Pflegefall - was Sie im Fall des Falles tun müssen

Kategorie: Ratgeber, Hilfen, Dienstleister

Fotolia | © Peter Maszlen

Ein Pflegefall in der Familie ist nichts, was man sich wünscht, keine Frage, aber die Statistiken und daraus abgeleitete Prognosen sprechen eine verstörend klare Sprache.

Je nachdem, ob man die offiziellen Zahlen heranzieht (im Fachjargon heißt das „Prognose des Statistischen Bundesamtes zur Entwicklung der Anzahl von Pflegebedürftigen in Deutschland nach Geschlecht bis 2030 und ausgehend von der 12. koordinierten Bevölkerungsvorausberechnung der Statistischen Ämter“) oder das, was Insider für realistischer halten, steigt die Zahl pflegebedürftiger Menschen in Deutschland bis 2030 um mehr als 30% auf dann 3,4 bis 4,2 Mio. an.

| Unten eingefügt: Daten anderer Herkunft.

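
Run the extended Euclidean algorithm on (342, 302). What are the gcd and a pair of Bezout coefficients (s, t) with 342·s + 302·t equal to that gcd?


Euclidean algorithm on (342, 302) — divide until remainder is 0:
  342 = 1 · 302 + 40
  302 = 7 · 40 + 22
  40 = 1 · 22 + 18
  22 = 1 · 18 + 4
  18 = 4 · 4 + 2
  4 = 2 · 2 + 0
gcd(342, 302) = 2.
Track Bezout coefficients alongside the remainders: start with r₀ = 342 = a·1 + b·0 (s = 1, t = 0) and r₁ = 302 = a·0 + b·1 (s = 0, t = 1); each new remainder r_{k+1} = r_{k-1} − q_k·r_k inherits s_{k+1} = s_{k-1} − q_k·s_k, t_{k+1} = t_{k-1} − q_k·t_k, so r_k = a·s_k + b·t_k at every step:
  q = 1: r = 40, s = 1 − 1·0 = 1, t = 0 − 1·1 = -1  (check: 342·1 + 302·(-1) = 40)
  q = 7: r = 22, s = 0 − 7·1 = -7, t = 1 − 7·(-1) = 8  (check: 342·(-7) + 302·8 = 22)
  q = 1: r = 18, s = 1 − 1·(-7) = 8, t = -1 − 1·8 = -9  (check: 342·8 + 302·(-9) = 18)
  q = 1: r = 4, s = -7 − 1·8 = -15, t = 8 − 1·(-9) = 17  (check: 342·(-15) + 302·17 = 4)
  q = 4: r = 2, s = 8 − 4·(-15) = 68, t = -9 − 4·17 = -77  (check: 342·68 + 302·(-77) = 2)
The row with r = 2 (the gcd) gives the Bezout coefficients s = 68, t = -77.
Result: 342 · (68) + 302 · (-77) = 2.

gcd(342, 302) = 2; s = 68, t = -77 (check: 342·68 + 302·(-77) = 2).


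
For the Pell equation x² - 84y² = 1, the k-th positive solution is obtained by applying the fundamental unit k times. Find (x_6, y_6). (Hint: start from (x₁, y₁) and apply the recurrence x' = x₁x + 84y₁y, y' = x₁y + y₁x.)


Step 1: Find the fundamental solution (x₁, y₁) of x² - 84y² = 1.
  Expand √84 as a continued fraction. a₀ = ⌊√84⌋ = 9; iterate m_{k+1} = d_k·a_k − m_k, d_{k+1} = (84 − m_{k+1}²)/d_k, a_{k+1} = ⌊(a₀ + m_{k+1})/d_{k+1}⌋ (starting m₀ = 0, d₀ = 1), with convergents p_k = a_k·p_{k-1} + p_{k-2}, q_k = a_k·q_{k-1} + q_{k-2} (p₋₁ = 1, q₋₁ = 0):
  k = 0: a₀ = 9; p₀/q₀ = 9/1; p₀² − 84·q₀² = 81 − 84 = -3.
  k = 1: m = 9, d = 3, a = ⌊(9 + 9)/3⌋ = 6; p/q = (6·9 + 1)/(6·1 + 0) = 55/6; p² − 84·q² = 3025 − 3024 = 1.
  The first convergent with p² − 84·q² = 1 gives the fundamental solution (x₁, y₁) = (55, 6).
Step 2: Apply the recurrence (x_{n+1}, y_{n+1}) = (x₁x_n + 84y₁y_n, x₁y_n + y₁x_n) repeatedly.
  From (x_1, y_1) = (55, 6): x_2 = 55·55 + 84·6·6 = 6049; y_2 = 55·6 + 6·55 = 660.
  From (x_2, y_2) = (6049, 660): x_3 = 55·6049 + 84·6·660 = 665335; y_3 = 55·660 + 6·6049 = 72594.
  From (x_3, y_3) = (665335, 72594): x_4 = 55·665335 + 84·6·72594 = 73180801; y_4 = 55·72594 + 6·665335 = 7984680.
  From (x_4, y_4) = (73180801, 7984680): x_5 = 55·73180801 + 84·6·7984680 = 8049222775; y_5 = 55·7984680 + 6·73180801 = 878242206.
  From (x_5, y_5) = (8049222775, 878242206): x_6 = 55·8049222775 + 84·6·878242206 = 885341324449; y_6 = 55·878242206 + 6·8049222775 = 96598657980.
Step 3: Verify x_6² - 84·y_6² = 783829260777109485153601 - 783829260777109485153600 = 1 (should be 1). ✓

(x_1, y_1) = (55, 6); (x_6, y_6) = (885341324449, 96598657980).


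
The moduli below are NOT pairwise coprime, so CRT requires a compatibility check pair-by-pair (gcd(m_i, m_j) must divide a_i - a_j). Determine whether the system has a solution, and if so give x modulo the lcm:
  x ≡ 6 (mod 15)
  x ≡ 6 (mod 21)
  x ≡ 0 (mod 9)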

Insbesondere Pflegeexperten wie Martin Wysocki, Geschäftsführer der bundesweit vertretenen Firma Pflegehelden Franchise GmbH, halten die Zahlen des Statistischen Bundesamtes für schlicht zu niedrig und eine Zahl von über 4 Mio. Für wesentlich realistischer: „Wenn wir uns allein die Steigerungen in den letzten beiden Jahren ansehen und vor allem die demographische Entwicklung einbeziehen, braucht man kein Hellseher zu sein, um zu wissen, dass wir die vom statistischen Bundesamt erst für 2030 prognostizierten 3,4 Mio. Pflegebedürftiger wesentlich früher erreichen werden.“, so der Pflegeinsider.

Aber bei den genannten Zahlen ist es fast schon einerlei, welche Prognose letztendlich näher an der Realität sein wird. Auch die offiziellen Statistiken sagen zwischen den Zeilen ganz klar, dass unser gesamtes Pflegesystem – angefangen bei der Pflegeversicherung über Pflegeheime bis hin zu den Angehörigen, an denen nicht selten die Hauptlast der Pflege hängen bleibt, heillos überfordert sein werden.

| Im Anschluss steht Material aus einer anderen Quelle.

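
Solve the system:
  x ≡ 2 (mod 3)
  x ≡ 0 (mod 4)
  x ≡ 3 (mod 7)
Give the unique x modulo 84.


Moduli 3, 4, 7 are pairwise coprime; by CRT there is a unique solution modulo M = 3 · 4 · 7 = 84.
Solve pairwise, accumulating the modulus:
  Start with x ≡ 2 (mod 3).
  Combine with x ≡ 0 (mod 4): since gcd(3, 4) = 1, we get a unique residue mod 12.
    Write x = 2 + 3·t and substitute into x ≡ 0 (mod 4): 3·t ≡ 0 − 2 = -2 (mod 4).
    Reduce coefficients mod 4: 3·t ≡ 2 (mod 4).
    The inverse of 3 mod 4 is 3 (since 3·3 = 9 = 2·4 + 1), so t ≡ 3·2 = 6 ≡ 2 (mod 4).
    Then x = 2 + 3·2 = 8, valid modulo lcm(3, 4) = 12: x ≡ 8 (mod 12).
  Combine with x ≡ 3 (mod 7): since gcd(12, 7) = 1, we get a unique residue mod 84.
    Write x = 8 + 12·t and substitute into x ≡ 3 (mod 7): 12·t ≡ 3 − 8 = -5 (mod 7).
    Reduce coefficients mod 7: 5·t ≡ 2 (mod 7).
    The inverse of 5 mod 7 is 3 (since 5·3 = 15 = 2·7 + 1), so t ≡ 3·2 = 6 ≡ 6 (mod 7).
    Then x = 8 + 12·6 = 80, valid modulo lcm(12, 7) = 84: x ≡ 80 (mod 84).
Verify: 80 mod 3 = 2 ✓, 80 mod 4 = 0 ✓, 80 mod 7 = 3 ✓.

x ≡ 80 (mod 84).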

Und die Zahlen sagen noch etwas: Mit der Zahl der Pflegebedürftigen steigen auch die Chancen für jeden von uns, in irgendeiner Weise mit dem Thema Pflegefall in Berührung zu kommen. Ganz grob lassen sich dabei folgende Fälle unterscheiden:

Der Pflegefall tritt mehrheitlich schleichend ein: Ein Mensch wird mit zunehmendem Alter oder aufgrund altersbedingter Krankheiten, wie Demenz etc. langsam gebrechlicher und kann sich irgendwann nicht mehr allein versorgen.

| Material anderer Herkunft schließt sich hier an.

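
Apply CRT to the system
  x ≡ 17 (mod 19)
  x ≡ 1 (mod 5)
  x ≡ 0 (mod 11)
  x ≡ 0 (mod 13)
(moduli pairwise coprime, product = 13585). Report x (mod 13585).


Product of moduli M = 19 · 5 · 11 · 13 = 13585.
Merge one congruence at a time:
  Start: x ≡ 17 (mod 19).
  Combine with x ≡ 1 (mod 5); new modulus lcm = 95.
    Write x = 17 + 19·t and substitute into x ≡ 1 (mod 5): 19·t ≡ 1 − 17 = -16 (mod 5).
    Reduce coefficients mod 5: 4·t ≡ 4 (mod 5).
    The inverse of 4 mod 5 is 4 (since 4·4 = 16 = 3·5 + 1), so t ≡ 4·4 = 16 ≡ 1 (mod 5).
    Then x = 17 + 19·1 = 36, valid modulo lcm(19, 5) = 95: x ≡ 36 (mod 95).
  Combine with x ≡ 0 (mod 11); new modulus lcm = 1045.
    Write x = 36 + 95·t and substitute into x ≡ 0 (mod 11): 95·t ≡ 0 − 36 = -36 (mod 11).
    Reduce coefficients mod 11: 7·t ≡ 8 (mod 11).
    The inverse of 7 mod 11 is 8 (since 7·8 = 56 = 5·11 + 1), so t ≡ 8·8 = 64 ≡ 9 (mod 11).
    Then x = 36 + 95·9 = 891, valid modulo lcm(95, 11) = 1045: x ≡ 891 (mod 1045).
  Combine with x ≡ 0 (mod 13); new modulus lcm = 13585.
    Write x = 891 + 1045·t and substitute into x ≡ 0 (mod 13): 1045·t ≡ 0 − 891 = -891 (mod 13).
    Reduce coefficients mod 13: 5·t ≡ 6 (mod 13).
    The inverse of 5 mod 13 is 8 (since 5·8 = 40 = 3·13 + 1), so t ≡ 8·6 = 48 ≡ 9 (mod 13).
    Then x = 891 + 1045·9 = 10296, valid modulo lcm(1045, 13) = 13585: x ≡ 10296 (mod 13585).
Verify against each original: 10296 mod 19 = 17, 10296 mod 5 = 1, 10296 mod 11 = 0, 10296 mod 13 = 0.

x ≡ 10296 (mod 13585).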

Manchmal geht es aber auch ganz schnell: Ein Autounfall, ein Sturz mit dem Fahrrad, beim Sport oder im Haushalt, ein Schlaganfall etc. und jemand aus der Familie oder Sie selbst werden pflegebedürftig.

Und damit sind wir auch bei der Frage „wer ist pflegebedürftig?“ - Sie selbst oder ein Mensch aus Ihrem Umfeld (Partner, Elternteil, Kind etc.). Wir sprechen also von Menschen jeden Alters und in allen Lebensabschnitten, die mit dem Thema Pflege in Berührung kommen können - ganz egal ob als direkt oder nur indirekt Betroffene. Und jeder der genannten Fälle bringt ganz eigene Probleme mit sich.

Die gesetzliche Definition von Pflegebedürftigkeit versucht allen gerecht zu werden und definiert Pflegebedürftigkeit relativ breit:

Laut ‚Elften Buch Sozialgesetzbuch-Soziale Pflegeversicherung‘ werden davon alle Personen erfasst, „die wegen einer körperlichen, geistigen oder seelischen Krankheit oder Behinderung in den Bereichen der Körperpflege, der Ernährung, der Mobilität, und der hauswirtschaftlichen Versorgung auf Dauer – voraussichtlich für mindestens sechs Monate – in erheblichem oder höherem Maße der Hilfe bedürfen.“

Die folgende Checkliste gibt Ihnen einen Überblick über die wichtigsten Maßnahmen, die im Pflegefall getroffen werden müssen bzw. sollten:

1.    Stellen Sie schnellstmöglich einen Antrag auf Leistungen der Pflegeversicherung. Das geht bei Ihrer Krankenversicherung, der Pflegekasse oder einem Pflegestützpunkt in Ihrer Nähe. Dieser Antrag kann auch von Angehörigen, Bekannten oder Nachbarn gestellt werden, wenn Sie sie dazu bevollmächtigen.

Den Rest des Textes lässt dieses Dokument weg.